Laura Dern et Kristen Stewart dans « J.T. Leroy » – © Black Leather Jacket – 2020

Présenté à Toronto en 2018 puis à Deauville en 2019, J.T. Leroy a fait les frais de la crise sanitaire jusqu’à atterrir en VOD en France, dans l’indifférence la plus totale. Peut-être était-ce aussi pour d’autres raisons.
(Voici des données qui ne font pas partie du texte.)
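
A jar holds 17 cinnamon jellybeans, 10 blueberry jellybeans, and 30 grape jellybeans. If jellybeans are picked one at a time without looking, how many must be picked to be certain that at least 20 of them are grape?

To avoid grape jellybeans as long as possible, exhaust the other 2 flavors first.
The worst case draws every non-grape jellybean first: 17 + 10 = 27.
The next 20 draws are then forced to be grape, giving 27 + 20 = 47.

47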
Dans les années 1990, l’écrivaine Laura Albert (exubérante Laura Dern) connaît un grand succès littéraire avec le best-seller Sarah. Un triomphe à la saveur particulière puisque pour l’écrire, Laura s’est réfugiée derrière un avatar inventé de toutes pièces, craignant trop de ne jamais être prise au sérieux. Ainsi est né J.T. Leroy, un jeune homme mal dans sa peau, traumatisé par une enfance sordide, passé à l’écriture pour oublier la prostitution et la toxicomanie qui furent longtemps son quotidien (et qui partage nombre de traumatismes avec sa génitrice). Mais quand le roman se voit adapté au cinéma, J.T. n’a d’autres choix que d’apparaître enfin en public. Laura choisit sa belle-sœur Savannah (Kristen Stewart, androgyne et timorée) pour l’incarner. Au fil d’une escroquerie longue de plusieurs années, Savannah finira par adopter pleinement cette nouvelle personnalité, source de fascinations diverses, jusqu’à se perdre elle-même…
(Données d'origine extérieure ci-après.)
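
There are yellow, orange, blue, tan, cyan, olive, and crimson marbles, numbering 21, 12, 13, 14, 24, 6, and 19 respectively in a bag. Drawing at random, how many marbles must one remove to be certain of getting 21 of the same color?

105

In the worst case we take at most 20 of each color, but all 12 orange, all 13 blue, all 14 tan, all 6 olive, and all 19 crimson (fewer than 20), giving 20 + 12 + 13 + 14 + 20 + 6 + 19 = 104.
One more marble then forces some color to 21, so 104 + 1 = 105.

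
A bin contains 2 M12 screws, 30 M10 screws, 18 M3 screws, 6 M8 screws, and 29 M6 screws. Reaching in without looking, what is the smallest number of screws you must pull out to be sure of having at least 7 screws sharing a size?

27

In the worst case we take at most 6 of each size, but all 2 M12 (fewer than 6), giving 2 + 6 + 6 + 6 + 6 = 26.
One more screw then forces some size to 7, so 26 + 1 = 27.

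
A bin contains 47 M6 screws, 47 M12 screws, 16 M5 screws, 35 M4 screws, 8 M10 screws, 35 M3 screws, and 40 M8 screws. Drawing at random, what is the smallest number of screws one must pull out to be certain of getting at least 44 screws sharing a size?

221

Treat the 7 sizes as pigeonholes.
In the worst case we take at most 43 of each size, but all 16 M5, all 35 M4, all 8 M10, all 35 M3, and all 40 M8 (fewer than 43), giving 43 + 43 + 16 + 35 + 8 + 35 + 40 = 220.
One more screw then forces some size to 44, so 220 + 1 = 221.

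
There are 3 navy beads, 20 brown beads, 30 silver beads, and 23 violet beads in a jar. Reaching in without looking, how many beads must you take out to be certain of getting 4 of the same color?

13

The worst case takes 3 beads of each color without reaching 4 of any: 4 × 3 = 12.
The next bead must bring some color to 4, so 12 + 1 = 13.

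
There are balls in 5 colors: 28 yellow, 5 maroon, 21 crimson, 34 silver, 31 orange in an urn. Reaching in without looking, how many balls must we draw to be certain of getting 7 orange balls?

The worst case draws every non-orange ball first: 28 + 5 + 21 + 34 = 88.
The next 7 draws are then forced to be orange, giving 88 + 7 = 95.

95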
Dès son ouverture et l’apparition du sempiternel « based on a true story », le nouveau long-métrage de Justin Kelly semble déjà crouler sous le poids d’un paradoxe. Figure résolument punk et transgressive (jusque dans son identité sexuelle insaisissable), J.T. Leroy remet en question, par sa nature chimérique, la frontière entre réalité et fiction, entre vérité et mensonge. Partant de là, quoi de mieux qu’un film (dont la nature même repose sur une illusion, celle de l’image animée) pour raconter pareille histoire ? Las, le cinéaste se contente ici d’une reconstitution factuelle laborieuse (comme d’habitude soumise à caution) et ne fera jamais de sa supercherie une problématique artistique.
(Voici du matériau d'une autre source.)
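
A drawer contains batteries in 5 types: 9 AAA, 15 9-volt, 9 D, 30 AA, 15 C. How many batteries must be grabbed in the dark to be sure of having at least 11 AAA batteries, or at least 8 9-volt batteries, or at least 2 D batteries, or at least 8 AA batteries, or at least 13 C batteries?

Each of the 5 types has its own threshold; avoid all of them simultaneously.
The worst case stops just short of every target: all 9 AAA, 7 9-volt, 1 D, 7 AA, 12 C — 9 + 7 + 1 + 7 + 12 = 36 batteries.
One more battery must push some type to its target, so 36 + 1 = 37.

37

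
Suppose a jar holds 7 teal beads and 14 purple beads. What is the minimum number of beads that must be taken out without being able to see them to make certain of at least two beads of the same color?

The worst case takes 1 bead of each color without reaching 2 of any: 2 × 1 = 2.
The next bead must bring some color to 2, so 2 + 1 = 3.

3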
Emballé proprement dans un écrin trop lisse pour convaincre, typique d’un certain cinéma US faussement indé, le film se contente d’effleurer la psychologie pourtant tourmentée des personnages et révèle plusieurs pistes qu’il ne suivra jamais pleinement. Toute la dimension marginale de J.T. est largement mise de côté et le film se montre bien souvent timide dans sa représentation des coulisses fiévreuses du show-business où Savannah évolue bien vite. Même une simple scène d’amour lesbien, motif pourtant de plus en plus décomplexé, semble paralyser complètement la mise en scène, interdisant au film la moindre touche d’érotisme. Rien ne fait vrai en somme dans cette histoire oubliable, à défaut d’être foncièrement antipathique. Reste alors le trio principal (il faut rajouter au tandem déjà évoqué une Diane Kruger malheureusement sous-exploitée) pour contenter les aficionados du cinéma Sundance.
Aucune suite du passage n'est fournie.